Two hockey players are the 2004 recipients of the Tom Longboat Award as the most outstanding Aboriginal athletes in Ontario.
And now the regional female and male winners-Michele King of Akwesasne and Nathan O'Nabigon from Thunder Bay-are hoping to become national winners as well.
The national recipients will not be presented with their awards on April 21 in Miramichi, N.B. The ceremony will be held in conjunction with the National Aboriginal Hockey Championships (NAHC), running in Miramichi from April 17 to 23.
King, 20, is in her third year of playing for Colgate University in Hamilton, N.Y. The talented defenceman helped Colgate advance to the quarter-finals of the Eastern College Athletic Conference last season.
King, who is majoring in sociology and anthropology with a minor in political science, also received the Honours Dean Award for academic excellence last year. Finding out she was Ontario's top female Aboriginal athlete for 2004 is also a huge deal for her.
"I was pretty excited about it when I found out," she said. "It made my day."

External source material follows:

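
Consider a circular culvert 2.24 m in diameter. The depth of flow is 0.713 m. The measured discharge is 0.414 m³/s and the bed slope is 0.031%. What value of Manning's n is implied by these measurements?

For a circular section of diameter D = 2.24 m at depth y = 0.713 m, the central angle is θ = 2 arccos(1 − 2y/D) = 2.398 rad. Then A = (D²/8)(θ − sin θ) = 1.079 m² and P = Dθ/2 = 2.686 m.
Hydraulic radius R = A/P = 1.079/2.686 = 0.4019 m.
Rearranging Manning's equation: n = (1/Q) A R^(2/3) S^(1/2) = (1/0.414) × 1.079 × 0.4019^(2/3) × √0.00031 = 0.025.

n = 0.025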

King said she's known about the legendary runner Tom Longboat since about the age of 10. At the time she won her age group in a running race named after Longboat.
"I learned a little bit about him back then," King said. "And to win this now is a great honour. It's a great feeling."

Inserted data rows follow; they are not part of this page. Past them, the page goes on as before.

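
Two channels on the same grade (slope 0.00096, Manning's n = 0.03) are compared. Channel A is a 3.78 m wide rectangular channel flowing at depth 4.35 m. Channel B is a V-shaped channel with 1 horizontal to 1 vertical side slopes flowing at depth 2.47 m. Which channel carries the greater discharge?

channel A

Channel A: Flow area A = b·y = 3.78 × 4.35 = 16.44 m². Wetted perimeter P = b + 2y = 3.78 + 2×4.35 = 12.48 m. Hydraulic radius R = A/P = 16.44/12.48 = 1.318 m. Q_A = (1/0.03)·16.44·1.318^(2/3)·√0.00096 = 20.41 m³/s.
Channel B: For a triangular section with side slope z = 1: A = zy² = 1×2.47² = 6.101 m²; P = 2y√(1+z²) = 2×2.47×1.414 = 6.986 m. Hydraulic radius R = A/P = 6.101/6.986 = 0.8733 m. Q_B = (1/0.03)·6.101·0.8733^(2/3)·√0.00096 = 5.757 m³/s.
Q_A = 20.41 m³/s vs Q_B = 5.757 m³/s, so channel A carries more.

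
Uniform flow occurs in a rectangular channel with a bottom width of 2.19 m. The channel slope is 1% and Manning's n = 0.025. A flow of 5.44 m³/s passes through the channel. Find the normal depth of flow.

Manning's equation rearranged: A R^(2/3) = nQ / (1·√S) = 0.025 × 5.44 / (√0.01) = 1.36.
Trying y = 1.21 m: A R^(2/3) = 1.832 — too large.
Trying y = 0.968 m: A R^(2/3) = 1.36 — matches.

y_n = 0.968 m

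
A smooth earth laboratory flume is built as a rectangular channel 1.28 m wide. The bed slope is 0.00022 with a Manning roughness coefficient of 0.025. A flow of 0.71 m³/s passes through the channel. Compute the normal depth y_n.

Manning's equation rearranged: A R^(2/3) = nQ / (1·√S) = 0.025 × 0.71 / (√0.00022) = 1.197.
Trying y = 1.41 m: A R^(2/3) = 1.044 — low.
Trying y = 1.8 m: A R^(2/3) = 1.397 — high.
Trying y = 1.58 m: A R^(2/3) = 1.197 — close enough.

y_n = 1.58 m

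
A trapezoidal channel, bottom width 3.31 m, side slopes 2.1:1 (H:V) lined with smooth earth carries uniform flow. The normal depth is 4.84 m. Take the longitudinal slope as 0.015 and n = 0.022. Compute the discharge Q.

Q = 673 m³/s

With bottom width b = 3.31 m and side slope z = 2.1: A = (b + zy)y = (3.31 + 2.1×4.84)×4.84 = 65.21 m²; P = b + 2y√(1+z²) = 3.31 + 2×4.84×2.326 = 25.83 m.
Hydraulic radius R = A/P = 65.21/25.83 = 2.525 m.
Manning's equation: Q = (1/n) A R^(2/3) S^(1/2) = (1/0.022) × 65.21 × 2.525^(2/3) × 0.015^(1/2) = 673 m³/s.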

As for O'Nabigon, the 21-year-old is a first-year business student at the University of New Brunswick in Fredericton.
Though he's won numerous hockey awards during his career, he said capturing the regional Tom Longboat Award is very meaningful to him because it represents all Aboriginal athletes in the province.
"It definitely holds some meaning there because of that," he said.
O'Nabigon completed his four-year Ontario Hockey League career in 2004. During his junior days he had stints with the Plymouth Whalers, Mississauga IceDogs and Kitchener Rangers.
O'Nabigon is uncertain of his chances of also capturing the national Tom Longboat Award.
"I think there will be a few other good candidates out there as well," he said.
Besides O'Nabigon, eight other male regional winners are also in the running for the national award. There are also nine female regional winners.
Meanwhile, another pair of individuals-Rhonda Mitchell and Kevin Kagegamic-have been selected as Ontario's top Aboriginal coaches in recognition of their efforts in 2004. They are now vying for the national Tom Longboat Award for coaching.
Mitchell guided a pair of female hockey teams last year while Kagegamic is a high school volleyball coach in Thunder Bay.
It was another golden year for Mitchell in 2004. The 29-year-old from Akwesasne led the Ontario South girls' entry to another gold medal at the NAHC in Prince George, B.C.
It marked the third straight year the Ontario South entry has won the girls' division at the nationals. Mitchell has coached the club at all three national tournaments.
And for the third straight year Mitchell also served as a coach at the national Aboriginal high performance camp held in Ottawa. That camp featured players who had been named to the all-star squad at the 2004 NAHC.
Mitchell also coached the North County Ice Storm, which is a women's under-19 squad in the state of New York.
Kagegamic, 30, coaches volleyball at Thunder Bay's Dennis Franklin Cromarty high school, where he is also a teacher.
Kagegamic, who is from the Keewaywin First Nation, has led the senior boys' volleyball team at his school to three straight Superior Secondary School Athletic Association (SSSAA) championships.
No other school has won three consecutive boys' volleyball SSSAA titles. The feat is even more impressive considering Dennis Franklin Cromarty has less than 275 students, making it the smallest school in Thunder Bay.
The Tom Longboat Awards are named in honour of Tom Longboat, a member of the Onondaga Nation from Six Nations of the Grand River who n the early 1900s made a name for himself as a long distance runner, competing in races across North America and Europe and setting new records where ever he competed.
The Tom Longboat Awards are given out each year by the Aboriginal Sports Circle as a way to recognize and celebrate the achievements of gifted Aboriginal athletes and coaches who embody the spirit, determination and dedication demonstrated by Longboat almost a century ago.